Canicule au jardin : les bons réflexes pour protéger un gazon qui brunit et favoriser sa reprise
Quand la pelouse jaunit sous la chaleur, l’arrosage intensif n’est pas toujours la bonne réponse. Avant d’intervenir, quelques observations permettent de distinguer un simple stress hydrique d’un problème plus sérieux, puis d’adopter les gestes qui favoriseront réellement la reprise du gazon.
Identifier les signes de stress hydrique avant de juger l’état réel du gazon
Une pelouse devenue beige n’est pas nécessairement morte. Pendant une période de sécheresse, de nombreuses graminées ralentissent leur croissance et entrent en dormance pour préserver leurs racines. Ce mécanisme naturel peut donner au jardin un air désolant, alors que la partie souterraine demeure parfaitement capable de repartir.
Un test rapide consiste à marcher sur la zone touchée. Lorsque les empreintes restent visibles et que les brins ne se redressent pas, le gazon manque probablement d’eau. Une herbe terne, souple et repliée constitue également un indice, particulièrement près des murs, des terrasses et des surfaces exposées au soleil.
Quelques signes doivent retenir l’attention :
- des traces de pas qui persistent plusieurs minutes ;
- des brins grisâtres ou enroulés sur eux-mêmes ;
- un sol sec et dur sous les premiers centimètres ;
- un brunissement apparaissant d’abord dans les zones très ensoleillées.
Arrosez moins souvent, mais suffisamment longtemps pour humidifier la terre en profondeur
Multiplier les arrosages rapides mouille uniquement la surface et encourage les racines à rester près du sol. Elles deviennent alors plus vulnérables à la chaleur. Un arrosage profond et espacé permet au contraire à l’humidité de descendre dans la terre et favorise un enracinement plus résistant aux prochains épisodes caniculaires.
Le meilleur moment se situe tôt le matin, lorsque les températures restent modérées et que le vent est généralement plus faible. L’eau pénètre mieux avant l’évaporation provoquée par le soleil. Un arrosage en pleine journée gaspille davantage d’eau, tandis qu’une humidité prolongée durant la nuit peut favoriser certaines maladies.
Pour contrôler la quantité distribuée, plusieurs récipients peu profonds peuvent être placés sur la pelouse pendant l’arrosage. Leur niveau indique si la répartition est homogène. Les éventuelles restrictions locales d’eau doivent toutefois être respectées, en donnant la priorité aux jeunes pelouses, beaucoup moins résistantes que les gazons installés.
Relevez la tondeuse et laissez les brins protéger naturellement le sol de la chaleur
Une tonte très courte pendant la canicule expose directement le sol au rayonnement solaire. Elle accélère son dessèchement et retire au gazon une partie des réserves nécessaires à sa survie. Conserver une hauteur proche de 7 à 10 centimètres crée un ombrage utile et limite les pertes d’humidité.

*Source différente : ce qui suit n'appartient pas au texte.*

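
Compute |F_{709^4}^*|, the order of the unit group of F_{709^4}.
|F_{709^4}^*| = 252688187760

F_{709^4} has 709^4 = 252688187761 elements; its multiplicative group consists of all nonzero elements, so |F_{709^4}^*| = 252688187761 - 1 = 252688187760. (It is cyclic since any finite subgroup of the multiplicative group of a field is cyclic.)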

La tondeuse peut même rester au garage lorsque la croissance s’arrête. Passer ses roues sur une herbe desséchée ajoute un stress mécanique inutile. Lorsque la tonte redevient nécessaire, mieux vaut utiliser une lame parfaitement affûtée et ne jamais supprimer plus du tiers de la hauteur des brins.

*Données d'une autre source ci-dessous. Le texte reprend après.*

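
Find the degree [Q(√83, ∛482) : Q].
[Q(√83, ∛482) : Q] = 6

Let L = Q(√83, ∛482). Since Q(√83) ⊂ L and [Q(√83):Q] = 2, the tower law gives 2 | [L:Q]. Likewise Q(∛482) ⊂ L with [Q(∛482):Q] = 3 (because 482 is not a perfect cube), so 3 | [L:Q]. As gcd(2,3) = 1, [L:Q] is divisible by 6. Conversely L is generated over Q by √83 and ∛482, so [L:Q] ≤ 2·3 = 6. Therefore [Q(√83, ∛482) : Q] = 6.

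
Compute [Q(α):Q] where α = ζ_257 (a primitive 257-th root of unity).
[Q(α):Q] = 256

The minimal polynomial of ζ_257 over Q is the 257-th cyclotomic polynomial Φ_257(x), which is irreducible over Q and has degree φ(257) = 256. Hence [Q(α):Q] = φ(257) = 256.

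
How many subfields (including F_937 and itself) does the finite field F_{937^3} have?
F_{937^3} has 2 subfields

The subfields of F_{p^n} are exactly the fields F_{p^d} for d | n (each is the fixed field of the unique index-d subgroup of Gal(F_{p^n}/F_p) ≅ Z/nZ). The divisors of n = 3 are {1, 3}, giving 2 subfields: F_{937^1}, F_{937^3}.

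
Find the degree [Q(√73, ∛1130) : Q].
[Q(√73, ∛1130) : Q] = 6

Let L = Q(√73, ∛1130). Since Q(√73) ⊂ L and [Q(√73):Q] = 2, the tower law gives 2 | [L:Q]. Likewise Q(∛1130) ⊂ L with [Q(∛1130):Q] = 3 (because 1130 is not a perfect cube), so 3 | [L:Q]. As gcd(2,3) = 1, [L:Q] is divisible by 6. Conversely L is generated over Q by √73 and ∛1130, so [L:Q] ≤ 2·3 = 6. Therefore [Q(√73, ∛1130) : Q] = 6.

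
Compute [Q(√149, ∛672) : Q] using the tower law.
[Q(√149, ∛672) : Q] = 6

Let L = Q(√149, ∛672). Since Q(√149) ⊂ L and [Q(√149):Q] = 2, the tower law gives 2 | [L:Q]. Likewise Q(∛672) ⊂ L with [Q(∛672):Q] = 3 (because 672 is not a perfect cube), so 3 | [L:Q]. As gcd(2,3) = 1, [L:Q] is divisible by 6. Conversely L is generated over Q by √149 and ∛672, so [L:Q] ≤ 2·3 = 6. Therefore [Q(√149, ∛672) : Q] = 6.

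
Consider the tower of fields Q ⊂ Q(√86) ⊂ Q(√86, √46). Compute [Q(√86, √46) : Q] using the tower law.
[Q(√86, √46) : Q] = 4

[Q(√86):Q] = 2 (min poly x^2 - 86, irreducible since 86 is squarefree > 1). For the top step, suppose √46 ∈ Q(√86), say √46 = c + d√86 with c, d ∈ Q. Squaring: 46 = c^2 + 86d^2 + 2cd√86. Since √86 ∉ Q this forces 2cd = 0. If d = 0 then √46 = c ∈ Q, contradicting 46 squarefree > 1. If c = 0 then 46 = 86d^2, so 86·46 = (86d)^2 is a perfect square in Q — but 86·46 = 3956 is not a perfect square (since 86 and 46 are distinct squarefree integers). Contradiction. Hence √46 ∉ Q(√86), so x^2 - 46 stays irreducible over Q(√86) and [Q(√86, √46) : Q(√86)] = 2. By the tower law, [Q(√86, √46) : Q] = 2 · 2 = 4.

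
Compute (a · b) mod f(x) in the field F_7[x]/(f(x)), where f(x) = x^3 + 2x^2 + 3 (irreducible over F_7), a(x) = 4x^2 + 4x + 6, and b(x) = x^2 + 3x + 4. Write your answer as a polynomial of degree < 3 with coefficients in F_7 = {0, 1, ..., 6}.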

Pendant les fortes chaleurs, trois habitudes sont à éviter :
- couper l’herbe au ras du sol pour espacer les tontes ;
- appliquer un engrais azoté sur un gazon dormant ;
- scarifier ou aérer une terre déjà très sèche et fragilisée.
Attendez le retour de conditions plus fraîches avant de réparer les zones réellement abîmées
Après les premières pluies, un gazon en dormance peut retrouver progressivement sa couleur sans intervention particulière. Il convient de lui laisser le temps de produire de nouvelles pousses et d’éviter les passages répétés, les jeux ou le mobilier lourd, car les tissus végétaux restent fragiles durant cette phase de reprise.
Si certaines plaques restent brunes plusieurs semaines après le retour de l’humidité, un diagnostic s’impose. Une terre compactée, une couche de feutre épaisse, une maladie ou un excès d’engrais peuvent être en cause. Les zones mortes pourront être légèrement travaillées puis regarnies à l’automne, période plus favorable à une reprise durable.